How is it that elasticsearch is not looking in my path for java? Why is it only looking in the default Centos path? What am i missing here?
回答1:
The source of your problem is probably that init scripts (Elastic init script in this case) don't see most environment variables (eg JAVA_HOME
, JRE_HOME
, etc).
If you look at the ElasticSearch init script, you will see that PATH
variable is set explicitly in that init script and JAVA_HOME
is determined by looping through predefined set of possible locations:
JDK_DIRS="/usr/lib/jvm/jdk-7-oracle-x64 /usr/lib/jvm/java-7-oracle /usr/lib/jvm/java-7-openjdk /usr/lib/jvm/java-7-openjdk-amd64/ /usr/lib/jvm/java-7-openjdk-armhf /usr/lib/jvm/java-7-openjdk-i386/ /usr/lib/jvm/default-java"

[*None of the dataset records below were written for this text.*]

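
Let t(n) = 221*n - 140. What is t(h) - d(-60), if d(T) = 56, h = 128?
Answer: 28092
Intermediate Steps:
t(n) = -140 + 221*n
t(h) - d(-60) = (-140 + 221*128) - 1*56 = (-140 + 28288) - 56 = 28148 - 56 = 28092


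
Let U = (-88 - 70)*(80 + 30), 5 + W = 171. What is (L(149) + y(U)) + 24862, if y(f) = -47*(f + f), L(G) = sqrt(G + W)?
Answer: 1658582 + 3*sqrt(35) ≈ 1.6586e+6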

So you could put your Java installation for example to /usr/lib/jvm/jdk-7-oracle-x64
directory and the init script should pick it up.
Update
Looking at the init script I noticed that you can set JAVA_HOME
in /etc/default/elasticsearch
to skip looping through the predefined JDK locations as mentioned above (Source).